ACHIEVING EMPLOYMENT SECURITY

  36.  One of the main problems affecting the NHS is the lack of employment security. There has been a shift in policies by local trusts toward greater use of casual agency staff and short-term contracts, and a willingness to cut posts and even make redundancies. Non clinical staff are subject to periodic market testing and now compulsory transfer to the private sector under PFI, in which the workforce is generally even more insecure than the NHS. This atmosphere of insecurity exists at a time of rapid organisational change. It undermines staff morale and hinders the ability of the NHS to provide quality services.

  37.  A national joint NHS/staff side working group is currently examining this issue. UNISON believes the NHS needs to adopt the principle of employment security ie that all those who wish to continue working for it should have the right to do so and that employers/staff should accept the responsibility of ensuring they can adapt to the changing demands of the service through redeployment and retraining. As an interim measure the NHS should have a programme to reduce the use of casual staff, including Bank nurses. The use of short-term contracts should be restricted to cover for periods of defined absence such as maternity leave—or in exceptional circumstances for time limited project work. Most importantly the NHS should abandon the use of market testing/contracting out and end the transfer of staff to the private sector under the PFI. (New forms of PFI have been suggested and piloted which exclude staff so this could be done without abandoning PFI completely.) These measures would go a long way toward bringing the NHS into line with best practice, restoring staff morale and facilitating staff co-operation with the major changes currently underway14.

CREATING A SAFE AND HEALTHY WORKPLACE

  38.  UNISON particularly welcomes the commitments in the document to improving health and safety in the NHS. The strategy calls for year on year improvements in sickness absence rates and monitoring of accidents and violence against staff and strategies to achieve reductions in incidents. It also requires trusts to put in place Occupational Health Services and make counselling available for all staff.

  39.  These are positive initiatives building on best practice at local level. UNISON believes that the main cause of sickness absence in the NHS is the unhealthy nature of far too many NHS workplaces and the high levels of stress for staff. UNISON believes policies should concentrate on preventing ill health not controlling absence. The government policies for improving occupational health should start with the NHS.

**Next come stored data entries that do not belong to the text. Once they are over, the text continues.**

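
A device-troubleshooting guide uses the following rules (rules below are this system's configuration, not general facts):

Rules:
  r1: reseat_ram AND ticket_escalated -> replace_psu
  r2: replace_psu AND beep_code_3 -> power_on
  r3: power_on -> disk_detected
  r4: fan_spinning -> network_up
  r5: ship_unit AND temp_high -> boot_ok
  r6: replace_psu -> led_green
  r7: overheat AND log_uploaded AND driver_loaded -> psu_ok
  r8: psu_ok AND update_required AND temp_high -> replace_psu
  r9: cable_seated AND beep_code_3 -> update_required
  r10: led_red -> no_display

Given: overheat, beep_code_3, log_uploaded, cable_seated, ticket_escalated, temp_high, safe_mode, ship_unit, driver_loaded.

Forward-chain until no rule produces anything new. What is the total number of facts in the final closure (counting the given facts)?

16

Round 1 — r5, r7, r9, derive boot_ok, psu_ok, update_required.
Round 2 — r8, derive replace_psu.
Round 3 — r2, r6, derive power_on, led_green.
Round 4 — r3, derive disk_detected.
Closure: {beep_code_3, boot_ok, cable_seated, disk_detected, driver_loaded, led_green, log_uploaded, overheat, power_on, psu_ok, replace_psu, safe_mode, ship_unit, temp_high, ticket_escalated, update_required} — 16 facts.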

  40.  Policies aimed at tackling these root causes rather than harsher attitudes towards absence will be most successful. UNISON has some concerns over a target based approach to absence as there is no consensus on what levels of absence should be. Crude comparison of NHS absence rates with those of non NHS employers ignore the special features of health care work.

  41.  UNISON has long called for proper compliance with reporting procedures, and the requirement for policies to reduce violence is especially welcome. Considerable investment is taking place in physical safety systems such as CCTV. We would, however, also highlight other issues that need to be addressed such as working alone, sleep ins and staffing levels. Workplace injury is a major cause of staff shortages, and retirement on ill health grounds contributes towards NHS retention problems. This is a particular problem amongst groups such as ambulance staff who are on the front line of abuse and all too frequently attacked.

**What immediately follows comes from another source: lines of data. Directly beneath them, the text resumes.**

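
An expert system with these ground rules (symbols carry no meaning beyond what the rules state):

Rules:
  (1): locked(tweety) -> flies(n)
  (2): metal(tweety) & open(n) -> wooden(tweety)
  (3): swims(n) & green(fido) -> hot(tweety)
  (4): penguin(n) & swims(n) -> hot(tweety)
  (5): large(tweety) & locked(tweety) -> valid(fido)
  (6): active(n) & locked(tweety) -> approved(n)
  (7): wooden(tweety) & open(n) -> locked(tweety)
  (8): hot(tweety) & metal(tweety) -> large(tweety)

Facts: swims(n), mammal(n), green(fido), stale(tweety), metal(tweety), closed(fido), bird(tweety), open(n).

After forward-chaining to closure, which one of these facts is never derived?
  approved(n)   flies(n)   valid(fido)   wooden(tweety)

approved(n)

Round 1: (2) [metal(tweety) & open(n) -> wooden(tweety)]; (3) [swims(n) & green(fido) -> hot(tweety)]. New: wooden(tweety), hot(tweety).
Round 2: (7) [wooden(tweety) & open(n) -> locked(tweety)]; (8) [hot(tweety) & metal(tweety) -> large(tweety)]. New: locked(tweety), large(tweety).
Round 3: (1) [locked(tweety) -> flies(n)]; (5) [large(tweety) & locked(tweety) -> valid(fido)]. New: flies(n), valid(fido).
Derived: valid(fido) (round 3), flies(n) (round 3), wooden(tweety) (round 1). approved(n) never appears in any round.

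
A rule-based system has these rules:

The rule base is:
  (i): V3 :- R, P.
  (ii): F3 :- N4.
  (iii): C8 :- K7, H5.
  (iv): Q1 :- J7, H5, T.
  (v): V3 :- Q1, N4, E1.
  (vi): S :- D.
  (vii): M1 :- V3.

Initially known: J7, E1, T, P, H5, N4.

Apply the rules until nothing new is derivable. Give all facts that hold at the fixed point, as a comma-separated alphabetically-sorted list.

E1, F3, H5, J7, M1, N4, P, Q1, T, V3

Round 1 — (ii), (iv), derive F3, Q1.
Round 2 — (v), derive V3.
Round 3 — (vii), derive M1.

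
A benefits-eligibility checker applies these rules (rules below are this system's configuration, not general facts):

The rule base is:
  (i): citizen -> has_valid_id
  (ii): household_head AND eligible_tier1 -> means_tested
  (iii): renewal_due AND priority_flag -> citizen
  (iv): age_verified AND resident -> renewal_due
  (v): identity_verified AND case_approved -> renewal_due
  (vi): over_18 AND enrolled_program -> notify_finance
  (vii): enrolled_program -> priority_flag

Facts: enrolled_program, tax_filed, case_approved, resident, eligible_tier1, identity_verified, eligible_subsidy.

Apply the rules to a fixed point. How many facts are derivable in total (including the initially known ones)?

11

Round 1 fires (v), (vii), giving renewal_due, priority_flag.
Round 2 fires (iii), giving citizen.
Round 3 fires (i), giving has_valid_id.
Closure: {case_approved, citizen, eligible_subsidy, eligible_tier1, enrolled_program, has_valid_id, identity_verified, priority_flag, renewal_due, resident, tax_filed} — 11 facts.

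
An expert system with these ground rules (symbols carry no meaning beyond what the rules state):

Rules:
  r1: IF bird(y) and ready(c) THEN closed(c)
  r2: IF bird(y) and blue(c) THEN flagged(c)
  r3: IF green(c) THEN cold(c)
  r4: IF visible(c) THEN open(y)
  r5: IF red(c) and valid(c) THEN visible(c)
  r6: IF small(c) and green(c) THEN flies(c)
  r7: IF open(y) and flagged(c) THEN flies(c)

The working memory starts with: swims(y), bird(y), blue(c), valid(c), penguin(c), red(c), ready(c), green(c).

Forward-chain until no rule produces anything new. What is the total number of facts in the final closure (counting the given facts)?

14

Round 1 — r1, r2, r3, r5, derive closed(c), flagged(c), cold(c), visible(c).
Round 2 — r4, derive open(y).
Round 3 — r7, derive flies(c).
Closure: {bird(y), blue(c), closed(c), cold(c), flagged(c), flies(c), green(c), open(y), penguin(c), ready(c), red(c), swims(y), valid(c), visible(c)} — 14 facts.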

  42.  The full implementation of the Working Time Directive will clearly have staffing implications which the NHS will need to address. It should also however reduce the stress on staff and therefore alleviate some of the factors that influence staff to leave.

A NEW AGENDA FOR NHS STAFF TRAINING AND DEVELOPMENT

  43.  UNISON has welcomed the proposals contained in "A First Class Service" for a new approach to training and development for NHS staff15. We believe the proposals for Continuing Professional Development do have the potential to improve the quality of NHS Services and opportunities for NHS staff. We believe these opportunities should be extended to all staff groups through "lifelong learning" not restricted to professional groups. The new approach should be based on principles of open access, lifelong learning and funding based on ability to benefit from training, not just on occupational group and past practice. It should focus on improving occupational competence and enhancing shared transferable skills. Training should link all NHS staff and the NHS should review its educational qualifications so as to open entry gates to all suitable applicants. UNISON's ideas for how this could be applied to the main staff groups are outlined below.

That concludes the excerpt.